I have a dictionary of words and I want to make a search algorithm to determine if a given string (with length at least 3, maximum 10) exists in the dictionary.

What I thought to do was a tree where each level is a consecutive letter from the tested word. If I try to get a child for the next letter and there is none, then the word does not exist.

For example, for the word "weed", the root is w, is there a child "e" ? Yes? Does that have a child "e" ? Yes? Does THAT have a child "d" ? No? Word does not exist. Yes? Word exists.

The problem is the sheer size of the dictionary. It takes so much time to build that immense tree from a text file that my application freezes and it takes too many seconds (around 8, depends on the pc) and might trigger browsers with "swf stopped responding, stop it?"

What I want is to pre-build the tree in AIR then save it as binary. The last step is to extract the prebuilt tree, somehow. Not using readObject because that builds the giant tree with new I somehow want to cast the bytearrary as Object and access that from memory, but I have no clue how to start doing this.

Answer 1


Pre-calculating all those objects would cost a lot of time and more important - tons of memory!

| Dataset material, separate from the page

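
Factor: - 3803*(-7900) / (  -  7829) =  - 2^2  *  5^2*79^1*3803^1*7829^( - 1) = - 30043700/7829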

If you want to search for a specific word ("weed", not all words starting with "wee") - the absolute one is a simple Object like this:

var dictionary = {
    'weed': 1,
    'other_word': 1
}

So your 'search' would be:

var search:String = 'weed';
if (dictionary[search])
    trace('exists');
else
    trace('does not exist');

Now, if you want to search for all words that start with specific symbols, there are a few options: 1) you can loop through properties in this array and collect all that start with your searched pattern into a separate array; 2) construct some data-structure based on queries

First one is trivial and will do the job most of the time, especially when you don't want to get all of the words starting with "wee", just a fixed number (break the loop). The second one is similar to what you are thinking, but you should optimize it. Saving it as a binary wont help much, I even think it will worsen the things. It's because those objects do not exist in the memory, so no matter how - you will need to create them (even if it's from BA).

You can always do some magic by yourself (again only if we are speaking for searching for words starting with specific text; for explicit word search - use Object). For example - you can put the words in specific arrays, depending on the first letter. Let's say that the words are equally spread, this means you are decreasing the search size around 30 times. It doesn't need to be perfect, as long as you get the desired results :)

Good luck, would love to see how you've managed to work it out!

Answer 2


My first thought is that you could use a Worker with a ByteArray with sharable=true to build the data without hanging the UI. This would not make the process any faster exactly, but it would make the UI behave.

What I want is to pre-build the tree in AIR then save it as binary. The last step is to extract the prebuilt tree, somehow. Not using readObject because that builds the giant tree with new I somehow want to cast the bytearrary as Object and access that from memory, but I have no clue how to start doing this.

I'm not really sure I understand your comment about readObject(). You can't just cast a ByteArray into something else. It's just an API for raw binary data. The readObject() is exactly how you would decode AMF binary data into AS3 objects in memory. This is almost certainly the fastest and most efficient way to build an object tree from binary data.